Christmas In Connecticut (1945): To anyone frustrated with Pinterest perfect homes and Insta-fame that seems to set everyone up for an impossible standard--watch this film. It's a comedy made decades before the Internet, let alone Pinterest existed, but it shows that trying to portray your personal life as something perfect (when it is anything but) is not a new concept. The film stars Barbara Stanwyck as a food writer who writes about being the perfect housewife in the country, but she's actually single, a terrible cook, and lives in a flat in the city. She has to attempt to live the lie when her editor wants her to host a soldier for a classic Christmas feast in her non-existent Connecticut home complete with make-believe husband and child. The holiday is a disaster, but through the chaos there's a lot of truth and love to be found.
It Happened On Fifth Avenue (1947): This is a true gem of a film and it's a bit sad it isn't as well known as other classic Christmas films. The premise of this movie is pretty fun: every winter a homeless New Yorker moves into a mansion while its occupants are away on holiday and this year he decides to bring along a group of his down-in-their-luck friends to live like kings for one week. When the homeowner's daughter returns unexpectedly she finds herself falling for one of the house's new occupants and decides to pretend to be homeless as well. When her parents follow her home, she has to convince her parents to pretend to be paupers in their own home.

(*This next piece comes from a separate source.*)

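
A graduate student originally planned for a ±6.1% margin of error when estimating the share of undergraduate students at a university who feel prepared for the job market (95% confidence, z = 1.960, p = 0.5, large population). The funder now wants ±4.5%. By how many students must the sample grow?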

It's funny and sweet and well worth a watch.
The Man Who Came To Dinner (1942): “Guests, like fish, start to smell after a few days,” is perhaps the best briefest summary of this film about a critic who injures himself while at a dinner party and is forced to stay at his host’s home much to mutual dismay of his host and himself. It's perfect for anyone hosting family or friends this holiday and feeling the strain of a full house! The unwelcome guest list for this unfortunate family only continues to grow as the critic starts bringing his work, actors, penguins, and a mummy into their home. It will make you laugh and perhaps realize that sometimes even unwelcome guests can herald in welcome change.

The Thin Man (1934): Speaking of my love of vintage fashion, Myrna Loy's character (Nora) in the Thin Man series is a true clothes horse! I covet every one of her outfits in this film. She is the wealthy wife of a semi-retired, slightly drunk detective (Nick) who keeps getting dragged into new cases--cases which she encourages him to pursue so she can join in the chase as well. It’s not technically a Christmas movie, but it is set at Christmas time complete with holiday jingles playing in the background and a glamorous Christmas Eve party in a hotel suite. Once you watch this film you'll want to find the rest of the series to keep up with Nick and Nora's further adventures.

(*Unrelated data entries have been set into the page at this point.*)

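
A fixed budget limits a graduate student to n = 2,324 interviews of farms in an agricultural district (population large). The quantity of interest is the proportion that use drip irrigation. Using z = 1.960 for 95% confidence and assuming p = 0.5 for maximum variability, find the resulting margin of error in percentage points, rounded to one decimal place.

2.0

SE(p̂) = √[p(1−p)/n] = √[0.2500/2324] = 0.01037.
E = z × SE = 1.960 × 0.01037 = 0.02033, or 2.0 percentage points.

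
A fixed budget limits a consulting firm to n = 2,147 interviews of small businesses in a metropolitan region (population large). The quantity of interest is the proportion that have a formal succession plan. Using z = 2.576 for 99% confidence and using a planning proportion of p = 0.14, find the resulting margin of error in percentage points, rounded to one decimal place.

SE(p̂) = √[p(1−p)/n] = √[0.1204/2147] = 0.00749.
E = z × SE = 2.576 × 0.00749 = 0.01929, or 1.9 percentage points.

1.9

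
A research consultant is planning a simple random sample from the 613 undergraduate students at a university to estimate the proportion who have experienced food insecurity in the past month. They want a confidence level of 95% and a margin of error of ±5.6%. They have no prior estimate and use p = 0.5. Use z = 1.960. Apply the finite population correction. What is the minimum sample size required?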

The Shop Around The Corner (1940): If you like You've Got Mail, then you should already be a fan of this film, since that Tom Hanks-Meg Ryan pairing is a remake of this classic film. Instead of e-mail, two co-workers who don't get along in person, unwittingly exchange handwritten love letters. Even moments like the restaurant scene where he sits behind her were re-created nearly shot-for-shot and word-for-word with a few modern updates. It's a lovely story about getting past quick judgments and early prejudices to see people for who they really are--not just for the couple at the center of the story, but the supporting cast as well which is better developed in this version than the modern film.
Meet Me In St. Louis (1944): This musical starring Judy Garland doesn’t just take place at Christmas (where Garland sings her famous “Have Yourself A Merry Little Christmas"), but follows a family in St. Louis through one year of their lives. We see the younger siblings dress up for Halloween, while the older sisters prepare for a Christmas ball, and see the whole family go through the ups and downs a single year can bring. It's heartwarming and a visual feast in beautiful color with some of the most delightful costuming. 
It's A Wonderful Life (1946): It's no exaggeration to say this is one of best films ever made and worth watching in any season, although it is always especially poignant this time of year. It stars Jimmy Stewart as George Bailey, a man who throughout his life sacrificed his own dreams for others and finds himself suicidal on Christmas Eve. An angel, Clarence, intervenes and shows Bailey what his community would have been like if he had never been born. It's heart-warming and optimistic without being naive and I dare anyone to finish the film with a dry eye.